Why Is This Important?

Export demand and currency demand are directly linked because foreigners usually buy the domestic currency to pay for the nation’s exports. Export demand also impacts production and prices at domestic manufacturers.

What Does This Mean For PBoC

The Peoples Bank of China has been controlling the currency for the past few years. The bank devalued the Chinese yuan to support exports. The Chinese Yuan, therefore, lost more than 13% since the devaluation began back in 2014. Since then, the USD-Dominated Trade Balance returned from a deficit of $-22.56B to a surplus of more than $50B, which means that the devaluation is working (generally speaking).

Despite the devaluation and the surplus in the trade balance, the numbers give us a different story. Chinese Imports have been declining for 23 of the last 24 months (falling 1.4% YoY in USD terms) and for 18 of the last 20 months. Also, despite a devaluing yuan, exports have declined YoY (-7.3% YoY in October).

What Does This Mean For The Global Economy?

Well, today’s trade data can be considered a disappointment across the board, which suggests that the global economy is far from stabilizing. The recent GDP and PMI data suggest that as well.

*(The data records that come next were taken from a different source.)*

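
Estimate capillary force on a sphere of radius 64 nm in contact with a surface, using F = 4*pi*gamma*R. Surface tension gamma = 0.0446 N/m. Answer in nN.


Convert radius: R = 64 nm = 6.4e-08 m
F = 4 * pi * gamma * R
F = 4 * pi * 0.0446 * 6.4e-08
F = 3.58694e-08 N = 35.8694 nN

35.8694


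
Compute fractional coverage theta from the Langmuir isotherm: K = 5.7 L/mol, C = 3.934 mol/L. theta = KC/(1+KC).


Langmuir isotherm: theta = K*C / (1 + K*C)
K*C = 5.7 * 3.934 = 22.4238
theta = 22.4238 / (1 + 22.4238) = 22.4238 / 23.4238
theta = 0.9573

0.9573


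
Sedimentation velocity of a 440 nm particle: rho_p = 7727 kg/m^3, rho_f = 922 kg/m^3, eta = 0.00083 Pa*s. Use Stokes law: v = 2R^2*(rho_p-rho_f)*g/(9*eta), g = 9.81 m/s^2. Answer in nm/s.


Radius R = 440/2 nm = 2.2e-07 m
Density difference = 7727 - 922 = 6805 kg/m^3
v = 2 * R^2 * (rho_p - rho_f) * g / (9 * eta)
v = 2 * (2.2e-07)^2 * 6805 * 9.81 / (9 * 0.00083)
v = 8.65071e-07 m/s = 865.0713 nm/s

865.0713


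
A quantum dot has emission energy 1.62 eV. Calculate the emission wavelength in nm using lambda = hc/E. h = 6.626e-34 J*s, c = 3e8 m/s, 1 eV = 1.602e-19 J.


Convert energy: E = 1.62 eV = 1.62 * 1.602e-19 = 2.59524e-19 J
lambda = h*c / E = 6.626e-34 * 3e8 / 2.59524e-19
lambda = 7.65941e-07 m = 765.9 nm

765.9


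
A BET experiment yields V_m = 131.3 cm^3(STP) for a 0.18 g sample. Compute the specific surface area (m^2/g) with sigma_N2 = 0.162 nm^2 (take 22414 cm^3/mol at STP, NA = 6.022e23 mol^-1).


Number of moles in monolayer = V_m / 22414 = 131.3 / 22414 = 0.00585795
Number of molecules = moles * NA = 0.00585795 * 6.022e23
SA = molecules * sigma / mass
SA = (131.3 / 22414) * 6.022e23 * 0.162e-18 / 0.18
SA = 3174.9 m^2/g

3174.9


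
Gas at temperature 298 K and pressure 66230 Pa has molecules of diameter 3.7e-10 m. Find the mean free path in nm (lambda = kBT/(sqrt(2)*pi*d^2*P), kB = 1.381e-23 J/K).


Mean free path: lambda = kB*T / (sqrt(2) * pi * d^2 * P)
lambda = 1.381e-23 * 298 / (sqrt(2) * pi * (3.7e-10)^2 * 66230)
lambda = 1.02161e-07 m
lambda = 102.16 nm

102.16


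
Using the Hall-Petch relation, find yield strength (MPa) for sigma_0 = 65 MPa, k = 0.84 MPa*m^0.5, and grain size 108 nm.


d = 108 nm = 1.08e-07 m
sqrt(d) = 0.0003286335
Hall-Petch contribution = k / sqrt(d) = 0.84 / 0.0003286335 = 2556.0 MPa
sigma = sigma_0 + k/sqrt(d) = 65 + 2556.0 = 2621.0 MPa

2621.0


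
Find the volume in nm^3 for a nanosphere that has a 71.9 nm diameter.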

What Does It Mean For The Fed?

Here, traders need to be very careful. If China’s domestic economic weakness spills over the rest of the world as it did in 2015, the Federal Reserve is more likely to hold back again and keep the rates on hold. But they have to come up with convincing excuses to keep the market happy.

More Devaluation?

There is no other option. As noted before, devaluing the Yuan did help the Chinese economy show some sort of stabilization. The GDP for the past three-quarters came in with the same growth rate of 6.7%. Yet, despite the surplus in the trade deficit, the government would like to see higher exports again. How? Most probably through further devaluation of the national currency. The CNH is trading around 6.77, which is almost near the lowest level in more than 6 years. What’s next? 6.80-6.85 is not far away from the current levels.